ADR-0037: Scaletest catalog node-affinity dimensions must be realistic — drop synthetic team/app label axes

Status

Accepted, 2026-05-20.

Context

M35 (“label-axis fingerprint multiplier”) added a labelAxes field to the scaletest workload-archetype catalog. Its goal was to multiply the number of distinct demand “fingerprints” the harness presents, so BigFleet’s MatchProfile machinery is exercised against production-shaped cardinality rather than the handful of fingerprints that instance-type × zone alone produce.

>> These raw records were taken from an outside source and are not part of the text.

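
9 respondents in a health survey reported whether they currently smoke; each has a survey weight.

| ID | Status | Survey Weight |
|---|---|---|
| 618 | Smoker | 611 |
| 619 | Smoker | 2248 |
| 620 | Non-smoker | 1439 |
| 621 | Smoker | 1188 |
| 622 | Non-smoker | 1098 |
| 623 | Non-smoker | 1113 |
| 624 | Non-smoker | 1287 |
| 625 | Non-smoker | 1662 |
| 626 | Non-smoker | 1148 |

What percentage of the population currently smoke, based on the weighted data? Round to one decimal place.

34.3

Sum of weights for 'Smoker' = 611 + 2248 + 1188 = 4047
Total weight = 611 + 2248 + 1439 + 1188 + 1098 + 1113 + 1287 + 1662 + 1148 = 11794
Weighted proportion = 4047 / 11794 = 0.34314058 → 34.314058%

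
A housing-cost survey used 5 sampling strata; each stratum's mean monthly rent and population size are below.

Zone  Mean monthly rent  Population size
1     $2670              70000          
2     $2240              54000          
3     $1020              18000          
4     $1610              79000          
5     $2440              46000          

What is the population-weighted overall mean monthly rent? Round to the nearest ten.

2120

Σ Nₕ·x̄ₕ = 2670×70000 + 2240×54000 + 1020×18000 + 1610×79000 + 2440×46000
  = 565650000
Σ Nₕ = 267000
Overall mean = 565650000 / 267000 = 2118.5393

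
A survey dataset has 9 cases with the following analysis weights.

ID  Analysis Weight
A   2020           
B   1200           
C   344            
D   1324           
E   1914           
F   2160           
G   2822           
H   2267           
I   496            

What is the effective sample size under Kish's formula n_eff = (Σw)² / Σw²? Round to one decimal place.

Σ wᵢ = 2020 + 1200 + 344 + 1324 + 1914 + 2160 + 2822 + 2267 + 496 = 14547
Σ wᵢ² = 4080400 + 1440000 + 118336 + 1752976 + 3663396 + 4665600 + 7963684 + 5139289 + 246016 = 29069697
n_eff = 14547² / 29069697 = 211615209 / 29069697 = 7.2795808

7.3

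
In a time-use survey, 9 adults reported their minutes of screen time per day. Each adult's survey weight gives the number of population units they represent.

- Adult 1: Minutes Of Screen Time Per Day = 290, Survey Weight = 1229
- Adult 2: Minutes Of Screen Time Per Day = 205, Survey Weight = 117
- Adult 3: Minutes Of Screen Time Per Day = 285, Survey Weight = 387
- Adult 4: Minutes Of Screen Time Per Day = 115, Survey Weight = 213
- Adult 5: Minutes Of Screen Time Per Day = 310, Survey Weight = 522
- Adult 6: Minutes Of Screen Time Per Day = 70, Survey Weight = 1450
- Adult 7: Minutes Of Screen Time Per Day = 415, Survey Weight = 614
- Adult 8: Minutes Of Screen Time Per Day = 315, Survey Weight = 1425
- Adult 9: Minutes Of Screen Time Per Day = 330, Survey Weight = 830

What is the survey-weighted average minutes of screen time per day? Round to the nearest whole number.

259

Weighted sum = 1756090
Sum of weights = 6787
Weighted mean = 1756090 / 6787 = 258.74319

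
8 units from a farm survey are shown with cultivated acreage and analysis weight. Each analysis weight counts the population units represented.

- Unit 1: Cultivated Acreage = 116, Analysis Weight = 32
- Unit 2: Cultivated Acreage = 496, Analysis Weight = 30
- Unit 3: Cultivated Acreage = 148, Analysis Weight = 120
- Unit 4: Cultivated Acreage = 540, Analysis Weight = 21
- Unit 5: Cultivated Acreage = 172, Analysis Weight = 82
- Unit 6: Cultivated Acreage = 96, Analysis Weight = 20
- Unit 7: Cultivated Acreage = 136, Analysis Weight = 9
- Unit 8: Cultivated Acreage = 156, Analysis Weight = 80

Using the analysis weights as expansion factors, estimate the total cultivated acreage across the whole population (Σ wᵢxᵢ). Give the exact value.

77420

Weighted total = 116×32 + 496×30 + 148×120 + 540×21 + 172×82 + 96×20 + 136×9 + 156×80
  = 77420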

The realistic catalog (test/scaletest/profiles/archetypes/realistic.yaml) declared labelAxes on its two highest-weight archetypes:

tiny-stateless (70 % of demand): scaletest.bigfleet/team × 40, scaletest.bigfleet/app × 20 → 800 distinct (team, app) buckets.
cpu-service (12 %): scaletest.bigfleet/team × 10.

The harness implements labelAxes by emitting them as required Pod nodeAffinity (load-driver’s MatchExpressions under RequiredDuringSchedulingIgnoredDuringExecution), and by stamping the same key/value pairs onto seeded machine Profile.Labels. The CR’s Requirements are then derived from the Pod’s node-affinity by the unschedulable-pod controller, so the axes reach BigFleet’s matching as intended.

But nodeAffinity is also what kube-scheduler uses to place Pods on Nodes. bigfleet-uber #41 measured the consequence directly from kube-scheduler’s /metrics on the canonical catalog: the NodeAffinity filter plugin rejected 98.6 % of placement attempts (322,846 rejects / 4,539 passes), versus 68 % on a catalog with no labelAxes. Each tiny-stateless Pod requires a Node carrying its specific (team, app) — one of 800 buckets — so the overwhelming majority of Pods have no matching Node at all, and steady-state bind plateaued at 9.5 % of target. The synthetic axis cardinality, not the substrate, was the gate.

The modelling error is the conflation. team and app are Pod labels in the real world — ownership and cost-allocation metadata. Production Pods do not declare nodeAffinity onto team/app: real node affinity selects instance-type, zone, GPU model, CPU architecture, and similar hardware attributes. Routing a synthetic cardinality multiplier through the Pod’s scheduler-visible nodeAffinity made kube-scheduler reject realistic placements that a real cluster would accept. It is an artifact, not realism.

Decision

The scaletest catalog’s node-affinity dimensions must mirror realistic production node affinity: instance-type, zone, and hardware attributes only. Synthetic ownership axes (team, app) are not valid node-affinity dimensions.

The labelAxes blocks are removed from realistic.yaml. The labelAxes mechanism (archetype.LabelAxis, Archetype.PickLabels) is retained as a general capability — a future catalog may legitimately use it for a real node-affinity axis such as CPU architecture or GPU model — but the realistic catalog declares none.

Consequences

kube-scheduler NodeAffinity rejection drops back toward the instance-type × zone baseline; steady state becomes reachable, which is the precondition for ADR-0035’s steady-state SLO measurement.
BigFleet’s demand-fingerprint cardinality drops to what instance-type × zone produces across the catalog (~75 distinct fingerprints). This is accepted: that is the cardinality a real fleet’s node-affinity actually presents. ADR-0017’s concern — per-CR binding latency versus fingerprint fan-out — still holds; this ADR only sets the cardinality to a realistic level rather than a synthetic one.
M35’s label-axis multiplier no longer affects the realistic catalog. If a future need to stress BigFleet’s matching beyond realistic node-affinity cardinality arises, it must be modelled somewhere other than Pod nodeAffinity — and justified against a real workload pattern first.